Все это — и ничем не умеряемый произвол государства, и нищета, беспомощность, бесправие советского человека (не советского человека вообще, а моей родной бабушки, мамы, брата деда и так далее) — требовало объяснения хотя бы по законам жанра: еще в мои школьные годы план любого сочинения обязательно включал в себя последнюю главку с выводами, тем более этого требовал жанр научного исследования. А поскольку никакого объяснения они „не проходили“, его нет не только в учебниках, но и в прочих умных книжках, подростки начинают задавать очень неудобные для власти вопросы. „Кому и зачем нужно было массовое уничтожение невинных людей, семей?“ (Людмила Пушкина, г. Котлас. Архангельская область. „Мои размышления при прочтении книги „Котлас — очерки истории“). Зачем государство упорно продавало хлеб за границу, когда в Поволжье от голода съели всех собак, кошек и начали есть трупы? Почему надо было уже после войны сажать голодающих крестьян „за колоски“, которые и так гибли? За что гибли мальчики, отстаивая голый, никому не нужный островок на границе с Китаем, гибли в Афганистане, гибли и продолжают гибнуть в Чечне? Почему там до сих пор гибнут мирные люди, старики, женщины и дети, которые к тому же считаются гражданами нашей страны и, следовательно, подлежат государственной защите? Почему никто из взрослых — ни случайные прохожие, ни милиционер — не остановили детей, игравших в „войну“ на заброшенном, изуродованном еврейском кладбище?
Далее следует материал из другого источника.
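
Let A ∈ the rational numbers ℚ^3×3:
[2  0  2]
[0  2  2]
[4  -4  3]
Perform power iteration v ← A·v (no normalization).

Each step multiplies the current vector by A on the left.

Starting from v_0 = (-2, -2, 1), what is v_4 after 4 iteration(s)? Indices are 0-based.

v_4 = (98, 98, 81)

v_0 = (-2, -2, 1).
v_1 = A·v_0 = (-2, -2, 3).
v_2 = A·v_1 = (2, 2, 9).
v_3 = A·v_2 = (22, 22, 27).
v_4 = A·v_3 = (98, 98, 81).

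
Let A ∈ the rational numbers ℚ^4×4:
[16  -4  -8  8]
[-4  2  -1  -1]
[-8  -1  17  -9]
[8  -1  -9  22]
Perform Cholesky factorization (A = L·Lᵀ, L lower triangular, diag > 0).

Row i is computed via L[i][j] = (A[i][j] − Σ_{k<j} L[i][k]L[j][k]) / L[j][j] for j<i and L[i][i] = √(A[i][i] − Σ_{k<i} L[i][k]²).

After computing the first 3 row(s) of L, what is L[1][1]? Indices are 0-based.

Step 1: L[0][0] = √(16) = 4.
  L[1][0] = (-4) / L[0][0] = -1.
Step 2: L[1][1] = √(1) = 1.
  L[2][0] = (-8) / L[0][0] = -2.
  L[2][1] = (-3) / L[1][1] = -3.
Step 3: L[2][2] = √(4) = 2.

L[1][1] = 1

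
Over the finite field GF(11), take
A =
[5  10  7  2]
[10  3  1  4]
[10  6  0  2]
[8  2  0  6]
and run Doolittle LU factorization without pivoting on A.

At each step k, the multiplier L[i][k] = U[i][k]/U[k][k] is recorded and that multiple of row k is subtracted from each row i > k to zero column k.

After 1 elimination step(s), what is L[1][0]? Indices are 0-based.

L[1][0] = 2

Step 1: pivot at (0,0) is 5.
  row1 ← row1 − (2)·row0  ⇒  L[1][0]=2, U row1=(0, 5, 9, 0)
  row2 ← row2 − (2)·row0  ⇒  L[2][0]=2, U row2=(0, 8, 8, 9)
  row3 ← row3 − (6)·row0  ⇒  L[3][0]=6, U row3=(0, 8, 2, 5)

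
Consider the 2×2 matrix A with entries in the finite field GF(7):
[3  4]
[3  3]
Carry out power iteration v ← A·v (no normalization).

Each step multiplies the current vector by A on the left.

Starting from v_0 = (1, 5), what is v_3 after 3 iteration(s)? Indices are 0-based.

v_3 = (5, 1)

v_0 = (1, 5).
v_1 = A·v_0 = (2, 4).
v_2 = A·v_1 = (1, 4).
v_3 = A·v_2 = (5, 1).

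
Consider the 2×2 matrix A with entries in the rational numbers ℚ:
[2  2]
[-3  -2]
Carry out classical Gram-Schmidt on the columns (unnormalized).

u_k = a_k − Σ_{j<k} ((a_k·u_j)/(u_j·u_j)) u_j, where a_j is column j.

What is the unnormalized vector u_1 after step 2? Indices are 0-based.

Step 1: u_0 = a_0 = (2, -3).
Step 2: u_1 = a_1 − (10/13)·u_0 = (6/13, 4/13).

u_1 = (6/13, 4/13)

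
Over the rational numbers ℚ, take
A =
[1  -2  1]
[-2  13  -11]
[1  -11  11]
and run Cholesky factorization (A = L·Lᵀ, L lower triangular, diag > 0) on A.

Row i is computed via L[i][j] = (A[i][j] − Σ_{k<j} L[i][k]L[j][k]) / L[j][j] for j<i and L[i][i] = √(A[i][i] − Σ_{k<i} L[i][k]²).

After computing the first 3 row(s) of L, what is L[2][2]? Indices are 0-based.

L[2][2] = 1

Step 1: L[0][0] = √(1) = 1.
  L[1][0] = (-2) / L[0][0] = -2.
Step 2: L[1][1] = √(9) = 3.
  L[2][0] = (1) / L[0][0] = 1.
  L[2][1] = (-9) / L[1][1] = -3.
Step 3: L[2][2] = √(1) = 1.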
Научные руководители юных историков, чаще всего их же учителя, не могут им помочь все по той же причине: они могли бы выступить посредниками между подростками и ответившей на все вопросы, создавшей теорию и давшей внятные объяснения общественной наукой, но такой науки у нас нет.
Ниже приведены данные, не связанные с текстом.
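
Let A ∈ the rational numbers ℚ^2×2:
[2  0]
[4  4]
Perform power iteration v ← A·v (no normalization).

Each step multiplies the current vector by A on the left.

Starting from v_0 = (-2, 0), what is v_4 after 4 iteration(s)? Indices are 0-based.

v_4 = (-32, -960)

v_0 = (-2, 0).
v_1 = A·v_0 = (-4, -8).
v_2 = A·v_1 = (-8, -48).
v_3 = A·v_2 = (-16, -224).
v_4 = A·v_3 = (-32, -960).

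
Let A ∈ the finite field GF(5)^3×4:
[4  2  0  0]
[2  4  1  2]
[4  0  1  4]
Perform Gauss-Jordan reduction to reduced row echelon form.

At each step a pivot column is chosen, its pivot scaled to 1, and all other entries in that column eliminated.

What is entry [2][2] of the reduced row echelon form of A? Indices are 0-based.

M[2][2] = 0

step 1: normalize row 0 (÷4) = (1, 3, 0, 0)
  row 1: subtract 2×row0 = (0, 3, 1, 2)
  row 2: subtract 4×row0 = (0, 3, 1, 4)
step 2: normalize row 1 (÷3) = (0, 1, 2, 4)
  row 0: subtract 3×row1 = (1, 0, 4, 3)
  row 2: subtract 3×row1 = (0, 0, 0, 2)
skip col 2 (zero from row 2)
step 3: normalize row 2 (÷2) = (0, 0, 0, 1)
  row 0: subtract 3×row2 = (1, 0, 4, 0)
  row 1: subtract 4×row2 = (0, 1, 2, 0)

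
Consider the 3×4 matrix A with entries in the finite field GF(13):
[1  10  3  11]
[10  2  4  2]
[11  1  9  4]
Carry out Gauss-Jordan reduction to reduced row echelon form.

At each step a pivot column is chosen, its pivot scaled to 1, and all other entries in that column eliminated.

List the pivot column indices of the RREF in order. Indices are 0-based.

pivot columns: 0, 1, 2

pivot(0,0)=1: scale R0 → (1, 10, 3, 11)
  clear (1,0): R1 −= (10)R0 → (0, 6, 0, 9)
  clear (2,0): R2 −= (11)R0 → (0, 8, 2, 0)
pivot(1,1)=6: scale R1 → (0, 1, 0, 8)
  clear (0,1): R0 −= (10)R1 → (1, 0, 3, 9)
  clear (2,1): R2 −= (8)R1 → (0, 0, 2, 1)
pivot(2,2)=2: scale R2 → (0, 0, 1, 7)
  clear (0,2): R0 −= (3)R2 → (1, 0, 0, 1)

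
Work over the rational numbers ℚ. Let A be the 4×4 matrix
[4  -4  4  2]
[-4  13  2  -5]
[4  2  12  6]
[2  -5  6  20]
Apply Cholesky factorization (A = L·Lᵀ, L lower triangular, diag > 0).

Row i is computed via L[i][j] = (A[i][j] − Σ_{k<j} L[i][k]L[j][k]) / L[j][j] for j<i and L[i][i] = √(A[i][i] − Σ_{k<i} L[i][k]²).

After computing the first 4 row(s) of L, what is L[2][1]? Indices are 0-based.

L[2][1] = 2

Step 1: L[0][0] = √(4) = 2.
  L[1][0] = (-4) / L[0][0] = -2.
Step 2: L[1][1] = √(9) = 3.
  L[2][0] = (4) / L[0][0] = 2.
  L[2][1] = (6) / L[1][1] = 2.
Step 3: L[2][2] = √(4) = 2.
  L[3][0] = (2) / L[0][0] = 1.
  L[3][1] = (-3) / L[1][1] = -1.
  L[3][2] = (6) / L[2][2] = 3.
Step 4: L[3][3] = √(9) = 3.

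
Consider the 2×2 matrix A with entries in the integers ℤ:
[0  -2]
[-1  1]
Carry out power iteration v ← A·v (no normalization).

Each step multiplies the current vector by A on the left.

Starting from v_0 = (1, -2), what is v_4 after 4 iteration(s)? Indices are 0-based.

v_4 = (26, -27)

v_0 = (1, -2).
v_1 = A·v_0 = (4, -3).
v_2 = A·v_1 = (6, -7).
v_3 = A·v_2 = (14, -13).
v_4 = A·v_3 = (26, -27).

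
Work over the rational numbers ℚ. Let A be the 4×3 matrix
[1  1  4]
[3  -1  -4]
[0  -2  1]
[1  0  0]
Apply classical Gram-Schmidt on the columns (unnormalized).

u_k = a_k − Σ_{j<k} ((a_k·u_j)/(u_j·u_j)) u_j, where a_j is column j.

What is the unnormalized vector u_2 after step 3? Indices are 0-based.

u_2 = (117/31, -45/31, 81/31, 18/31)

Step 1: u_0 = a_0 = (1, 3, 0, 1).
Step 2: u_1 = a_1 − (-2/11)·u_0 = (13/11, -5/11, -2, 2/11).
Step 3: u_2 = a_2 − (-8/11)·u_0 − (25/31)·u_1 = (117/31, -45/31, 81/31, 18/31).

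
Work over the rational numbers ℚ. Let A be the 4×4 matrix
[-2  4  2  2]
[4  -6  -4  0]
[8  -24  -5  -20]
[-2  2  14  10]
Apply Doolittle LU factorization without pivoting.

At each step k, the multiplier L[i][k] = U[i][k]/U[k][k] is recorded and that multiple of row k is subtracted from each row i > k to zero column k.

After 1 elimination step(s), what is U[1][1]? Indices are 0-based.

[col 0] pivot -2
  R1 -= -2*R0 → (0, 2, 0, 4)  (L[1][0] := -2)
  R2 -= -4*R0 → (0, -8, 3, -12)  (L[2][0] := -4)
  R3 -= 1*R0 → (0, -2, 12, 8)  (L[3][0] := 1)

U[1][1] = 2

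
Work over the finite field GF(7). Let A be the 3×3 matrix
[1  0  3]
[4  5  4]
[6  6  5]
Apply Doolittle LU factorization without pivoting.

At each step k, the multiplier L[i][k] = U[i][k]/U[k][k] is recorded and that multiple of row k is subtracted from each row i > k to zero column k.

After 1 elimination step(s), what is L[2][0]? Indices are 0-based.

L[2][0] = 6

[col 0] pivot 1
  R1 -= 4*R0 → (0, 5, 6)  (L[1][0] := 4)
  R2 -= 6*R0 → (0, 6, 1)  (L[2][0] := 6)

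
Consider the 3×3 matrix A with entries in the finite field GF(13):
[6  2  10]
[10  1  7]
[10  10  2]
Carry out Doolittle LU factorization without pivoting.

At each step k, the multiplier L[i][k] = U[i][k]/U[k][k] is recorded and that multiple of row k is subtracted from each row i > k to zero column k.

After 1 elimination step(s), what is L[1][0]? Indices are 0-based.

L[1][0] = 6

[col 0] pivot 6
  R1 -= 6*R0 → (0, 2, 12)  (L[1][0] := 6)
  R2 -= 6*R0 → (0, 11, 7)  (L[2][0] := 6)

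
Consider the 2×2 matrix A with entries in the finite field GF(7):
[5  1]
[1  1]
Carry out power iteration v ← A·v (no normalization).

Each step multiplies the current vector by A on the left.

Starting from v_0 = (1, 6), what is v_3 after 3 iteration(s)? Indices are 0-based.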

Даже если исключить вопросы о событиях последнего десятилетия, остальные тоже неприятны власти, потому что она, власть, до сих пор так и не собралась на них ответить, без чего невозможно дистанцироваться от всех „преступлений перед человечностью“ (совершенно определенная квалификация, под которую многое, рассказанное и записанное старшеклассниками, как раз и подходит), совершенных советским режимом.
Итак, перед нами две картины недавнего прошлого: одна продиктована нежеланием вспоминать о плохом, проникнута патриотическим, как теперь принято это квалифицировать, желанием гордиться своим отечеством и для этого слегка подретушировать историю. Другая — хранящаяся под пленкой повседневности, привычно укрытая от чужих глаз как что- то не только тяжкое, выбивающее из колеи, но и стыдное, подлежащее скрытию.
Социологи тревожатся: коллективная память на наших глазах фальсифицируется, воспоминания о коллективизации, репрессиях, цене войны, нищете, унижениях, беззащитности и бесправности могут раствориться в ближайших поколениях, не оставив следа и тем самым сделав возможным повторение — пусть в ином виде, иной форме, но того же социального и культурного содержания.
Вся сложность идеологического и интеллектуального климата в стране сегодня состоит, пожалуй, не столько в умонастроениях и трусости мысли власти, сколько в умонастроениях и трусости мысли всех остальных граждан. Л. Гудков пишет о двойственности восприятия, о конфликте ценностей в душе простого постсоветского человека: хочется гордиться своим прошлым, а не стыдиться его — „маленького человека“ явно поднимает в собственных глазах принадлежность к великой державе, а не молчаливое содействие преступному режиму.